Poi all’improvviso, un abbraccio forte e caldo che avvolse sorpresa Annette.
– Clara…
La sua voce un sussurro.
– Prego, entra, non restiamo qui sulla porta.
– Certo, certo, entriamo.
– Non sei cambiata per niente, sei sempre bellissima.
– Ti ringrazio, bugie come queste fanno sempre piacere.
Clara non si fermo’ nel salotto e ando’ direttamente a sedersi in cucina sulla sedia bianca rivolta verso la luce del sole.
– La cucina rimane sempre l’ambiente piu’ intimo della casa, escludendo la stanza da letto, s’intende!
Continuo’ con una breve risata mentre scrutava l’amica che appena sorrideva, in piedi accanto ai fornelli, gli occhi fissi al pavimento.
– Posso offrirti un caffe’ e una fetta di torta? Guarda che e’ quella al cioccolato che ti piaceva tanto…
– Perbacco, oggi e’ proprio la mia giornata fortunata! Non posso rifiutare.
Si guardarono un attimo negli occhi, rividero le stesse degli anni passati e scoppiarono a ridere. Poi silenzio.
– Preferisci una birra?
– Birra? E da quando bevi? Non hai toccato un goccio nemmeno alla festa di fine anno.
– No, in non bevo. E’ Alex che ogni tanto si fa una birra la sera davanti alla TV.
Ancora silenzio.
– Perche’ non mi racconti un po’ di te e Cliff, ti va?

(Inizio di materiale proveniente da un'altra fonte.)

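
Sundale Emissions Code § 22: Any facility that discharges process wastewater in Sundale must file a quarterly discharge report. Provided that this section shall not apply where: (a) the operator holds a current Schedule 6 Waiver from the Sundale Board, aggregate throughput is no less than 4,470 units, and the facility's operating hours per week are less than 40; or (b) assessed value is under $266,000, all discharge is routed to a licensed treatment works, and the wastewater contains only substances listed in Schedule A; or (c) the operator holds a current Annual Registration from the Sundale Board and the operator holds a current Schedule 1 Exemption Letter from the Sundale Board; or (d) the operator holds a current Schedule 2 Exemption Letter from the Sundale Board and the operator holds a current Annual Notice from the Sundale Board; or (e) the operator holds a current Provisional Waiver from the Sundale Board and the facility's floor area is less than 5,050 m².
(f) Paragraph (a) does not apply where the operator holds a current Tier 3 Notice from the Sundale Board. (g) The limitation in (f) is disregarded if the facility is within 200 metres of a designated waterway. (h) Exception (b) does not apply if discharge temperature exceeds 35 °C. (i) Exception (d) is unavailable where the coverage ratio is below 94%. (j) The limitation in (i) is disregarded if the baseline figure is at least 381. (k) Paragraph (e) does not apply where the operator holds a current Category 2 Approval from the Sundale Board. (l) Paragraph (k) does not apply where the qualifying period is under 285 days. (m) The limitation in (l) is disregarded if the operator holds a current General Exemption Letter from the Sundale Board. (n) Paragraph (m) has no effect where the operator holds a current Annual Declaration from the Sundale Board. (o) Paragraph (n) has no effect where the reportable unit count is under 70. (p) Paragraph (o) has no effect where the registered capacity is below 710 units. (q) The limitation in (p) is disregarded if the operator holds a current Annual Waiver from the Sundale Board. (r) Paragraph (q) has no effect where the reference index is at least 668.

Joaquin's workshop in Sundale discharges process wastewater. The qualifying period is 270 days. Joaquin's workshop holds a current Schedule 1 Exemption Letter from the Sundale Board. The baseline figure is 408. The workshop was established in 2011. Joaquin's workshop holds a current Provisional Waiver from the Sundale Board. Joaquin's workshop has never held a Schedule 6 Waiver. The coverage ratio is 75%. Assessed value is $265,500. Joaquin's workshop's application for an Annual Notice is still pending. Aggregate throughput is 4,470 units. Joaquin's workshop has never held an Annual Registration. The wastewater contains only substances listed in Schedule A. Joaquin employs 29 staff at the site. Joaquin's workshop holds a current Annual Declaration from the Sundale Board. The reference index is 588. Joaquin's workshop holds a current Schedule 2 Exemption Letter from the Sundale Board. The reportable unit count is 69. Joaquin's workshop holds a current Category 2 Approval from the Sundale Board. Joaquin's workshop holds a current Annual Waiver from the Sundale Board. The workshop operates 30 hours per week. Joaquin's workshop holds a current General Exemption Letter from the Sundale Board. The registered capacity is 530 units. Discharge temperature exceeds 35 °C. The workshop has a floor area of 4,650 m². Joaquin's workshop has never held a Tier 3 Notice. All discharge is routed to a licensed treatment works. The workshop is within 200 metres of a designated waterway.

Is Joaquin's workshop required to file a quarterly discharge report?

Exception (a) does not apply: no current Schedule 6 Waiver is held.
Exception (b)'s conditions are all satisfied: assessed value is $265,500, under the $266,000 limit; discharge is routed to a licensed treatment works; the wastewater is Schedule-A-only. But applying paragraph (h): (h) operates against (b): discharge temperature exceeds 35 °C. Exception (b) does not apply.
Exception (c) does not apply: the Annual Registration is not current.
Exception (d) fails — no current Annual Notice is held.
Exception (e): a current Provisional Waiver is held; the facility's floor area is 4,650 m², less than the 5,050 m² limit — every condition holds. However, paragraphs (k)–(r) must be considered: (k) operates against (e): a current Category 2 Approval is held. (l) would limit (k) — the qualifying period is 270 days, under the 285 days limit — but (m) sets (l) aside: (m) operates against (l): a current General Exemption Letter is held. (n) operates (a current Annual Declaration is held), but is itself disapplied by (o): (o) operates against (n): the reportable unit count is 69, under the 70 limit. (p) is triggered (the registered capacity is 530 units, below the 710 units limit), but is displaced by (q): (q) operates against (p): a current Annual Waiver is held. (r), which would lift (q), is inapplicable — the reference index is 588, short of 668. Exception (e) does not apply.
No exception is made out. Joaquin's workshop falls within the general rule.

Yes — Joaquin's workshop must file a quarterly discharge report.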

– Ti assicuro che non posso lamentarmi: e’ un marito magnifico.
– Avete figli?
– Quattro, per ora… Tu e Alex cosa aspettate?
Sguardo al pavimento di Annette. Silenzio.
– Va tutto bene?
– Si, certo.
– A me non la racconti…
Di nuovo gli occhi gli uni dentro quella dell’altra.
– Be’, diciamo che Alex beve un po’ piu’ di una birra a sera.
– Ti picchia?
– Qualche volta.
– E’ per questo che non te la senti di avere bambini?
– Ne aspettavo uno.
– Ti ha picchiata quando eri incinta?
– Sono scivolata sule scale. Avevo appena dato la cera
– Gia’. Posso offrirti una sigaretta?
Il fumo fitto nella piccola cucina bianca copri’ cose, persone, parole, songhiozzi, lacrime, risa e tutto quello che non si puo’ descrivere.
Tutto fumo, nessun mistero, tutto fumo.